Procurando campo, foram juntos a Miraflores de la Sierra, mas a vida em uma casa geminada a uma hora de Madri não os satisfez e, em 2019, saíram com seu trailer para procurar “algo selvagem” pelo norte da Espanha. Andando pela Galícia, viram em um site o anúncio de uma casa rural desabitada há anos, a visitaram e para eles tinha tudo: acesso por uma estrada pavimentada, água de uma nascente que sai ali mesmo de algumas rochas, documentação em dia e nenhum outro humano em um raio de um quilômetro. Não se importaram por aquilo estar “quase arruinado”, como Alberto define. Compraram e voltaram a Miraflores com a ideia de ir reformando a casa com calma, mas seu plano gradual foi pelos ares com o confinamento e quando puderam foram para Muras. Estão há meio ano nessa casa rural do século XIX, situada no topo de uma ladeira verde que dá em um pequeno riacho e que só tem uma casa perto, abandonada há décadas e na qual Alona sente a “presença de energias”.
— Isso era um caos quando chegamos — diz —. Agora também é um caos, mas um caos habitável.

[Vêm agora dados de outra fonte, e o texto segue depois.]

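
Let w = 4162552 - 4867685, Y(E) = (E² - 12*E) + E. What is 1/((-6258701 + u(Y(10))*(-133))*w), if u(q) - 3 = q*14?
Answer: 1/4400368383840 ≈ 2.2725e-13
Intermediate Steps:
Y(E) = E² - 11*E
u(q) = 3 + 14*q (u(q) = 3 + q*14 = 3 + 14*q)
w = -705133
1/((-6258701 + u(Y(10))*(-133))*w) = 1/(-6258701 + (3 + 14*(10*(-11 + 10)))*(-133)*(-705133)) = -1/705133/(-6258701 + (3 + 14*(10*(-1)))*(-133)) = -1/705133/(-6258701 + (3 + 14*(-10))*(-133)) = -1/705133/(-6258701 + (3 - 140)*(-133)) = -1/705133/(-6258701 - 137*(-133)) = -1/705133/(-6258701 + 18221) = -1/705133/(-6240480) = -1/6240480*(-1/705133) = 1/4400368383840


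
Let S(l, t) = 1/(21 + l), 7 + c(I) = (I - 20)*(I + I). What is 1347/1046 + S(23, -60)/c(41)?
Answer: 50822833/39465580 ≈ 1.2878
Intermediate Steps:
c(I) = -7 + 2*I*(-20 + I) (c(I) = -7 + (I - 20)*(I + I) = -7 + (-20 + I)*(2*I) = -7 + 2*I*(-20 + I))
1347/1046 + S(23, -60)/c(41) = 1347/1046 + 1/((21 + 23)*(-7 - 40*41 + 2*41²)) = 1347*(1/1046) + 1/(44*(-7 - 1640 + 2*1681)) = 1347/1046 + 1/(44*(-7 - 1640 + 3362)) = 1347/1046 + (1/44)/1715 = 1347/1046 + (1/44)*(1/1715) = 1347/1046 + 1/75460 = 50822833/39465580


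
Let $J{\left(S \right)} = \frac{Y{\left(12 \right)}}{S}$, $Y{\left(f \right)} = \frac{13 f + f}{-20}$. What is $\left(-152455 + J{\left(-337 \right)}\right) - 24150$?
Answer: $- \frac{297579383}{1685} \approx -1.7661 \cdot 10^{5}$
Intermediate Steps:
$Y{\left(f \right)} = - \frac{7 f}{10}$ ($Y{\left(f \right)} = 14 f \left(- \frac{1}{20}\right) = - \frac{7 f}{10}$)
$J{\left(S \right)} = - \frac{42}{5 S}$ ($J{\left(S \right)} = \frac{\left(- \frac{7}{10}\right) 12}{S} = - \frac{42}{5 S}$)
$\left(-152455 + J{\left(-337 \right)}\right) - 24150 = \left(-152455 - \frac{42}{5 \left(-337\right)}\right) - 24150 = \left(-152455 - - \frac{42}{1685}\right) - 24150 = \left(-152455 + \frac{42}{1685}\right) - 24150 = - \frac{256886633}{1685} - 24150 = - \frac{297579383}{1685}$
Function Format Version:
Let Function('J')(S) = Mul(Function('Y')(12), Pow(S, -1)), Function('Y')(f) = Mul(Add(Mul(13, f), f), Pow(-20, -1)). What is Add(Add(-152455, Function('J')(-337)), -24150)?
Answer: Rational(-297579383, 1685) ≈ -1.7661e+5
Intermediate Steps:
Function('Y')(f) = Mul(Rational(-7, 10), f) (Function('Y')(f) = Mul(Mul(14, f), Rational(-1, 20)) = Mul(Rational(-7, 10), f))
Function('J')(S) = Mul(Rational(-42, 5), Pow(S, -1)) (Function('J')(S) = Mul(Mul(Rational(-7, 10), 12), Pow(S, -1)) = Mul(Rational(-42, 5), Pow(S, -1)))
Add(Add(-152455, Function('J')(-337)), -24150) = Add(Add(-152455, Mul(Rational(-42, 5), Pow(-337, -1))), -24150) = Add(Add(-152455, Mul(Rational(-42, 5), Rational(-1, 337))), -24150) = Add(Add(-152455, Rational(42, 1685)), -24150) = Add(Rational(-256886633, 1685), -24150) = Rational(-297579383, 1685)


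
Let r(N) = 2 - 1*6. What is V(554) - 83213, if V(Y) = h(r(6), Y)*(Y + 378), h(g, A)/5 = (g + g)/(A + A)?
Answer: -23059321/277 ≈ -83247.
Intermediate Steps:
r(N) = -4 (r(N) = 2 - 6 = -4)
h(g, A) = 5*g/A (h(g, A) = 5*((g + g)/(A + A)) = 5*((2*g)/((2*A))) = 5*((2*g)*(1/(2*A))) = 5*(g/A) = 5*g/A)
V(Y) = -20*(378 + Y)/Y (V(Y) = (5*(-4)/Y)*(Y + 378) = (-20/Y)*(378 + Y) = -20*(378 + Y)/Y)
V(554) - 83213 = (-20 - 7560/554) - 83213 = (-20 - 7560*1/554) - 83213 = (-20 - 3780/277) - 83213 = -9320/277 - 83213 = -23059321/277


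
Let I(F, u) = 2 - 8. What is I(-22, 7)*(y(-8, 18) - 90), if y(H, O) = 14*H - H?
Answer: 1164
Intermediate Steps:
y(H, O) = 13*H
I(F, u) = -6
I(-22, 7)*(y(-8, 18) - 90) = -6*(13*(-8) - 90) = -6*(-104 - 90) = -6*(-194) = 1164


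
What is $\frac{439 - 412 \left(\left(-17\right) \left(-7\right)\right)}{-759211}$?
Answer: $\frac{48589}{759211} \approx 0.063999$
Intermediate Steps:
$\frac{439 - 412 \left(\left(-17\right) \left(-7\right)\right)}{-759211} = \left(439 - 49028\right) \left(- \frac{1}{759211}\right) = \left(-48589\right) \left(- \frac{1}{759211}\right) = \frac{48589}{759211}$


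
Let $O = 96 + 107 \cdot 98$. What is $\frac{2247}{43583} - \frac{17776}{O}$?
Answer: $- \frac{34134257}{20963423} \approx -1.6283$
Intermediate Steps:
$O = 10582$ ($O = 96 + 10486 = 10582$)
$\frac{2247}{43583} - \frac{17776}{O} = \frac{2247}{43583} - \frac{17776}{10582} = 2247 \cdot \frac{1}{43583} - \frac{808}{481} = \frac{2247}{43583} - \frac{808}{481} = - \frac{34134257}{20963423}$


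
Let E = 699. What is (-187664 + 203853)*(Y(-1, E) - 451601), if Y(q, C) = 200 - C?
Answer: -7319046900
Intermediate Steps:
(-187664 + 203853)*(Y(-1, E) - 451601) = (-187664 + 203853)*((200 - 1*699) - 451601) = 16189*((200 - 699) - 451601) = 16189*(-499 - 451601) = 16189*(-452100) = -7319046900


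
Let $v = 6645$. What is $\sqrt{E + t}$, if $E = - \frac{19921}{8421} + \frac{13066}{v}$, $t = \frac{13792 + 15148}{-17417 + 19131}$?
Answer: $\frac{109 \sqrt{354548801599677195}}{15985205355} \approx 4.0602$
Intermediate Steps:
$t = \frac{14470}{857}$ ($t = \frac{28940}{1714} = 28940 \cdot \frac{1}{1714} = \frac{14470}{857} \approx 16.884$)
$E = - \frac{7448753}{18652515}$ ($E = - \frac{19921}{8421} + \frac{13066}{6645} = - \frac{7448753}{18652515} \approx -0.39934$)
$\sqrt{E + t} = \sqrt{- \frac{7448753}{18652515} + \frac{14470}{857}} = \sqrt{\frac{263518310729}{15985205355}} = \frac{109 \sqrt{354548801599677195}}{15985205355}$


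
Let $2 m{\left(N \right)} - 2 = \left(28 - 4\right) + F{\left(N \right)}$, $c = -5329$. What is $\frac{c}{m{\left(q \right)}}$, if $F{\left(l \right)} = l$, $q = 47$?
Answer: $-146$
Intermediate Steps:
$m{\left(N \right)} = 13 + \frac{N}{2}$ ($m{\left(N \right)} = 1 + \frac{\left(28 - 4\right) + N}{2} = 1 + \frac{24 + N}{2} = 1 + \left(12 + \frac{N}{2}\right) = 13 + \frac{N}{2}$)
$\frac{c}{m{\left(q \right)}} = - \frac{5329}{13 + \frac{1}{2} \cdot 47} = - \frac{5329}{13 + \frac{47}{2}} = - \frac{5329}{\frac{73}{2}} = \left(-5329\right) \frac{2}{73} = -146$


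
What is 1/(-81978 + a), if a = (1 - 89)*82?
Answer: -1/89194 ≈ -1.1212e-5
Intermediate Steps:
a = -7216 (a = -88*82 = -7216)
1/(-81978 + a) = 1/(-81978 - 7216) = 1/(-89194) = -1/89194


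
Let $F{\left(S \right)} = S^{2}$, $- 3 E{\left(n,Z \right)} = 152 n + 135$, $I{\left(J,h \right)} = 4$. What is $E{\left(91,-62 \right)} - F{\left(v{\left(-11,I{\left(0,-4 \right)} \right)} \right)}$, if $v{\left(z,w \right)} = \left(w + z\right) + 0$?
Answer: $- \frac{14114}{3} \approx -4704.7$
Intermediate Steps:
$v{\left(z,w \right)} = w + z$
$E{\left(n,Z \right)} = -45 - \frac{152 n}{3}$ ($E{\left(n,Z \right)} = - \frac{152 n + 135}{3} = - \frac{135 + 152 n}{3} = -45 - \frac{152 n}{3}$)
$E{\left(91,-62 \right)} - F{\left(v{\left(-11,I{\left(0,-4 \right)} \right)} \right)} = \left(-45 - \frac{13832}{3}\right) - \left(4 - 11\right)^{2} = \left(-45 - \frac{13832}{3}\right) - \left(-7\right)^{2} = - \frac{13967}{3} - 49 = - \frac{14114}{3}$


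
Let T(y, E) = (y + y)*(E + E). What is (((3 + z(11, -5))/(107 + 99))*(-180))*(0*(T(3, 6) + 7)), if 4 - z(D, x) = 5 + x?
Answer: 0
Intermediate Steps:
T(y, E) = 4*E*y (T(y, E) = (2*y)*(2*E) = 4*E*y)
z(D, x) = -1 - x (z(D, x) = 4 - (5 + x) = 4 + (-5 - x) = -1 - x)
(((3 + z(11, -5))/(107 + 99))*(-180))*(0*(T(3, 6) + 7)) = (((3 + (-1 - 1*(-5)))/(107 + 99))*(-180))*(0*(4*6*3 + 7)) = (((3 + (-1 + 5))/206)*(-180))*(0*(72 + 7)) = (((3 + 4)*(1/206))*(-180))*(0*79) = ((7*(1/206))*(-180))*0 = ((7/206)*(-180))*0 = -630/103*0 = 0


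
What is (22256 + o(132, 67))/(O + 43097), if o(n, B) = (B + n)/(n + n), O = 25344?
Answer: 5875783/18068424 ≈ 0.32520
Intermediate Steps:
o(n, B) = (B + n)/(2*n) (o(n, B) = (B + n)/((2*n)) = (B + n)*(1/(2*n)) = (B + n)/(2*n))
(22256 + o(132, 67))/(O + 43097) = (22256 + (1/2)*(67 + 132)/132)/(25344 + 43097) = (22256 + (1/2)*(1/132)*199)/68441 = (22256 + 199/264)*(1/68441) = (5875783/264)*(1/68441) = 5875783/18068424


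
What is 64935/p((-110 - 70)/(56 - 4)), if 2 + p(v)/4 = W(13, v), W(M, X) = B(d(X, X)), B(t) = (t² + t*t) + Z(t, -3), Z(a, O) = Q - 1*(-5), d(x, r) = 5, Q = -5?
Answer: 21645/64 ≈ 338.20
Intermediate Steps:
Z(a, O) = 0 (Z(a, O) = -5 - 1*(-5) = -5 + 5 = 0)
B(t) = 2*t² (B(t) = (t² + t*t) + 0 = (t² + t²) + 0 = 2*t² + 0 = 2*t²)
W(M, X) = 50 (W(M, X) = 2*5² = 2*25 = 50)
p(v) = 192 (p(v) = -8 + 4*50 = -8 + 200 = 192)
64935/p((-110 - 70)/(56 - 4)) = 64935/192 = 64935*(1/192) = 21645/64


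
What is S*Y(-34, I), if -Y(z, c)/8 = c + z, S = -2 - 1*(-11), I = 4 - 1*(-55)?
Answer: -1800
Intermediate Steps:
I = 59 (I = 4 + 55 = 59)
S = 9 (S = -2 + 11 = 9)
Y(z, c) = -8*c - 8*z (Y(z, c) = -8*(c + z) = -8*c - 8*z)
S*Y(-34, I) = 9*(-8*59 - 8*(-34)) = 9*(-472 + 272) = 9*(-200) = -1800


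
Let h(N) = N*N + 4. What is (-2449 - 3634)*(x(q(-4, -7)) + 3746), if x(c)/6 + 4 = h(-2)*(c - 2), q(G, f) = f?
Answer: -20013070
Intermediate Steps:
h(N) = 4 + N² (h(N) = N² + 4 = 4 + N²)
x(c) = -120 + 48*c (x(c) = -24 + 6*((4 + (-2)²)*(c - 2)) = -24 + 6*((4 + 4)*(-2 + c)) = -24 + 6*(8*(-2 + c)) = -24 + 6*(-16 + 8*c) = -24 + (-96 + 48*c) = -120 + 48*c)
(-2449 - 3634)*(x(q(-4, -7)) + 3746) = (-2449 - 3634)*((-120 + 48*(-7)) + 3746) = -6083*((-120 - 336) + 3746) = -6083*(-456 + 3746) = -6083*3290 = -20013070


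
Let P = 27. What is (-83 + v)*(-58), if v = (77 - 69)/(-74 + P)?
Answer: 226722/47 ≈ 4823.9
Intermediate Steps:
v = -8/47 (v = (77 - 69)/(-74 + 27) = 8/(-47) = 8*(-1/47) = -8/47 ≈ -0.17021)
(-83 + v)*(-58) = (-83 - 8/47)*(-58) = -3909/47*(-58) = 226722/47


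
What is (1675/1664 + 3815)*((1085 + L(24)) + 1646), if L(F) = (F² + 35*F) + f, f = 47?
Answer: 13315603995/832 ≈ 1.6004e+7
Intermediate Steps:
L(F) = 47 + F² + 35*F (L(F) = (F² + 35*F) + 47 = 47 + F² + 35*F)
(1675/1664 + 3815)*((1085 + L(24)) + 1646) = (1675/1664 + 3815)*((1085 + (47 + 24² + 35*24)) + 1646) = (1675*(1/1664) + 3815)*((1085 + (47 + 576 + 840)) + 1646) = (1675/1664 + 3815)*((1085 + 1463) + 1646) = 6349835*(2548 + 1646)/1664 = (6349835/1664)*4194 = 13315603995/832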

– Alona e Alberto no pátio de sua casa, em um local remoto da Galícia. THE KIDS ARE RIGHT
Hoje já conseguiram arrumar melhor, com alguma goteira, a parte onde estava o palheiro. O colchão fica direto no chão envolto em edredons: dois na parte de cima, um embaixo. Eles se esquentam com um fogão à lenha. Têm uma boa linguiça e bons queijos da região. O que não têm é boa Internet. Alberto, técnico de som, pendurou no varal da varanda uma sacola do supermercado com um celular velho que serve de antena e capta o sinal do 4G, e por bluetooth conseguem cobertura dentro. Alona diz que se em locais como esse existisse uma conexão de qualidade seus amigos techies de San Francisco, onde morou depois de Cazã e Moscou, ficariam felizes. Ela tem a esperança de montar em volta da casa “projetos de música imersiva”. Ele, que ficou sete anos trabalhando em Barcelona e seis em Madri, deseja poder sustentar sua vida aqui quando “tudo isso” passar, “talvez saindo por temporadas para trabalhar na cidade.”
Adoram estar no meio do nada e ter a alguns minutos a sede do município. Vão frequentemente fazer compras e comer no café restaurante O Santi, que tem um soberbo menu de 10 euros (65 reais) e também recebe as encomendas do correio. Hoje Alberto comeu lentilhas de entrada e bacalhau com cebola, e Alona salada e, de prato principal, filé de merluza com batata cozida. Além disso, ela voltará para casa com um colete que comprou pela Internet e ele com uma motosserra de gasolina que encomendou pela Amazon. Para Jeff Bezos, não há lugar ermo e distante o suficiente.